As EFT practitioners, we learn to ‘calibrate’ the client by being aware of their non-verbal communication (NVC or body-language). We watch our clients like hawks for changes in colour, breathing, muscle tension, increased swallowing ... anything that gives us a clue to their inner landscape and that indicates that a shift might have happened or that a new aspect has come up. Gently pointing out a change in NVC can help bring something to a client’s attention that they weren’t aware of before – saying, for example: “I noticed that you went pale when you started talking about your teacher – why do you think that might that be?”
Since it is estimated that between 60-90% of communication is of the non-verbal variety, it makes sense therefore that, as practitioners, we need to be acutely tuned in to our clients’ NVC.

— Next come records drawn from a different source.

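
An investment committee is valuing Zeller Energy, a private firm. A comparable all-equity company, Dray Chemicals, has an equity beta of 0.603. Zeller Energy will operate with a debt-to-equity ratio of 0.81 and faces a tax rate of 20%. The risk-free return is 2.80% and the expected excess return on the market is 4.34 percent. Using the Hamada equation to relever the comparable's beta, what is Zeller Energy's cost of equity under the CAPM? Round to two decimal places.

β_L = β_U × [1 + (1 − t)(D/E)] = 0.603 × [1 + (1 − 0.20) × 0.81]
    = 0.603 × [1 + 0.80 × 0.81] = 0.603 × 1.6480 = 0.9937
E(R) = R_f + β_L × MRP = 2.80% + 0.9937 × 4.34% = 7.11%

7.11%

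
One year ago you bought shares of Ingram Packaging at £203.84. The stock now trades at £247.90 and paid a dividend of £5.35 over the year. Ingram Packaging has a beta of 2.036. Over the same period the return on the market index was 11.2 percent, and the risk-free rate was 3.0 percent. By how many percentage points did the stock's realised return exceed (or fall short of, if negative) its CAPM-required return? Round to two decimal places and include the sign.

Realised HPR = (P1 + D1 − P0) / P0 = (247.90 + 5.35 − 203.84) / 203.84 = 49.41 / 203.84 = 24.2396%
MRP = 11.2% − 3.0% = 8.20%
CAPM required = R_f + β·MRP = 3.0% + 2.036 × 8.2% = 19.6952%
α = realised − required = 24.2396% − 19.6952% = +4.54%

+4.54%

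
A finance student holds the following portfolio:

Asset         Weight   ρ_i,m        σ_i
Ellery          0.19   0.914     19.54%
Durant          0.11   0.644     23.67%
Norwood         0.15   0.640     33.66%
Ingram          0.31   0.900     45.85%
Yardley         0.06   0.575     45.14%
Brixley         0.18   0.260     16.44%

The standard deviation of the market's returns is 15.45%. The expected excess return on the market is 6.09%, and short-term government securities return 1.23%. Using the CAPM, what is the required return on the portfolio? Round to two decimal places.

10.46%

β_Ellery = 0.914 × 19.54% / 15.45% = 1.1560
β_Durant = 0.644 × 23.67% / 15.45% = 0.9866
β_Norwood = 0.640 × 33.66% / 15.45% = 1.3943
β_Ingram = 0.900 × 45.85% / 15.45% = 2.6709
β_Yardley = 0.575 × 45.14% / 15.45% = 1.6800
β_Brixley = 0.260 × 16.44% / 15.45% = 0.2767
β_P = Σ w_i β_i = 0.19×1.1560 + 0.11×0.9866 + 0.15×1.3943 + 0.31×2.6709 + 0.06×1.6800 + 0.18×0.2767 = 1.5159
E(R_P) = R_f + β_P × MRP = 1.23% + 1.5159 × 6.09% = 10.46%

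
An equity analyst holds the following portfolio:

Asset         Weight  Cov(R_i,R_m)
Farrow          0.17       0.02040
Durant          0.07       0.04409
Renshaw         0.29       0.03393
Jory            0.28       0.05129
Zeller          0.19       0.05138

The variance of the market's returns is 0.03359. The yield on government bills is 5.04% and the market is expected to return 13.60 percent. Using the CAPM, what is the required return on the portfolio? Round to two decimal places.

β_Farrow = 0.02040 / 0.03359 = 0.6073
β_Durant = 0.04409 / 0.03359 = 1.3126
β_Renshaw = 0.03393 / 0.03359 = 1.0101
β_Jory = 0.05129 / 0.03359 = 1.5269
β_Zeller = 0.05138 / 0.03359 = 1.5296
β_P = Σ w_i β_i = 0.17×0.6073 + 0.07×1.3126 + 0.29×1.0101 + 0.28×1.5269 + 0.19×1.5296 = 1.2062
MRP = 13.60% − 5.04% = 8.56%
E(R_P) = R_f + β_P × MRP = 5.04% + 1.2062 × 8.56% = 15.37%

15.37%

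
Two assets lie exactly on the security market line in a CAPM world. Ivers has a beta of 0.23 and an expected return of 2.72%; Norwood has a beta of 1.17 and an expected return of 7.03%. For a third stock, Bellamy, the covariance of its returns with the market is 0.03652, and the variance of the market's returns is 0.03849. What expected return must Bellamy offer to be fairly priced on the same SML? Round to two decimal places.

6.02%

MRP = (7.03% − 2.72%) / (1.17 − 0.23) = 4.5851%
R_f = 2.72% − 0.23 × 4.5851% = 1.6654%
β_Bellamy = Cov / Var(R_m) = 0.03652 / 0.03849 = 0.9488
E(R_Bellamy) = R_f + β × MRP = 1.6654% + 0.9488 × 4.5851% = 6.02%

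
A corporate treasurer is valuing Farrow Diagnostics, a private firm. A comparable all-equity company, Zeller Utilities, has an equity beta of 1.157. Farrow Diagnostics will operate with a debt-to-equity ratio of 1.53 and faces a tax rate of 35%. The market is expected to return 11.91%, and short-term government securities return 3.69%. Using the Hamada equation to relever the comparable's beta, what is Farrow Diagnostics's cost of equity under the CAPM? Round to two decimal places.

β_L = β_U × [1 + (1 − t)(D/E)] = 1.157 × [1 + (1 − 0.35) × 1.53]
    = 1.157 × [1 + 0.65 × 1.53] = 1.157 × 1.9945 = 2.3076
MRP = 11.91% − 3.69% = 8.22%
E(R) = R_f + β_L × MRP = 3.69% + 2.3076 × 8.22% = 22.66%

22.66%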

All well and good – many of us already include this as a routine part of our practice. We spend a lot of the time tapping along with our clients, which means that we are mirroring their NVC. Mirroring body language is usually considered to be a good way to build up rapport, so that’s the non-verbal bit sorted, surely. End of story?
Perhaps not. How many of us have thought what our own NVC could be saying about us?
Imagine this scenario: a new client knocks on your door. You answer with a greeting and a smile and automatically reach out to shake their hand with a firm grip. They return the handshake, and you direct them into the room and show them which chair to sit in. The session begins. All is well.
Or is it? What you don’t know is that the client may have been abused as a child and now avoids touch at all costs. In the above scenario, you have begun your first meeting by forcing a handshake upon them, a gesture which clients are often too polite to refuse.
In addition, handshakes can have other connotations (of power struggles, for example) and can be used to signal domination of one party over the other, depending on type of grip and the firmness of the hold. You may have just sent a message to the client that you are the one with the power and control, which you have compounded by telling them where to sit. This could well set the tone for the whole of your therapeutic relationship.
Once a session has begun, what are we practitioners doing, non-verbally, when we are not actually tapping? My own experience is that EFT sessions will always contain a mixture of tapping and talking, even if the talking is merely gathering information for the next set-up. During these times you will not be tapping, but you will be sending messages with your face and body without needing to utter a single word. And you can bet that, as closely as you are calibrating your client, your client is also calibrating you! Clients will often have grown up needing to be hyper-aware of NVC as a matter of self-preservation. They will have learnt to read the emotional weather around them and adapt their behaviour accordingly in order to stay safe. Therefore, if a look of disgust or irritation crosses your features when they speak, they will almost certainly clock this and may begin to respond to you differently. If you suddenly cross your arms, they may interpret this as anger. If you lean too close and invade their space they may feel threatened.
On the other hand, if you lean back, ultra-relaxed, with your hands behind your head, the client may believe you are not interested in their story, or that you don’t take it seriously. If you yawn, they may perceive this as boredom or disinterest and feel devalued and unimportant.
Most frequently, what I see from my trainee counselling skills students is the body language of anxiety. When they are in the practitioner role, this shows itself in tense behaviours such as fiddling with rings, jiggling legs, clasping hands tightly between the thighs, crossing arms and legs, or resting feet on their toes in the starting block position, as though poised to run! Take a moment to consider – would you feel comfortable revealing all your problems to someone who appears more anxious than you are?
So how can you start to ‘hear’ what you are saying with your own NVC? Much of this hearing is about becoming aware of what you’re already doing. When you are next listening to someone, think what’s happening with your own body position and your facial expression. As an exercise you could try asking someone to talk to you for two minutes while you use closed NVC, and then to repeat the exercise while you use open NVC – the difference in how the speaker feels is usually astounding.
Where you have a strongly established habit such as folding your arms, it might be worth thinking about the reasons why you do this (feeling the need to protect yourself, for example, or doing it when you’re feeling defensive). There may be tappable issues associated with closed NVC. It is a matter of using EFT to break the old habit, and then creating a new one where open NVC feels natural and comfortable to you.
So tune in, tap away your blocks to having open NVC, and above all, remember to watch your body language.
Deborah Shakespeare is a trained counsellor and lecturer in counselling skills. She is also an EFT and Matrix Reimprinting trainer. She is passionate about combining tapping and counselling skills.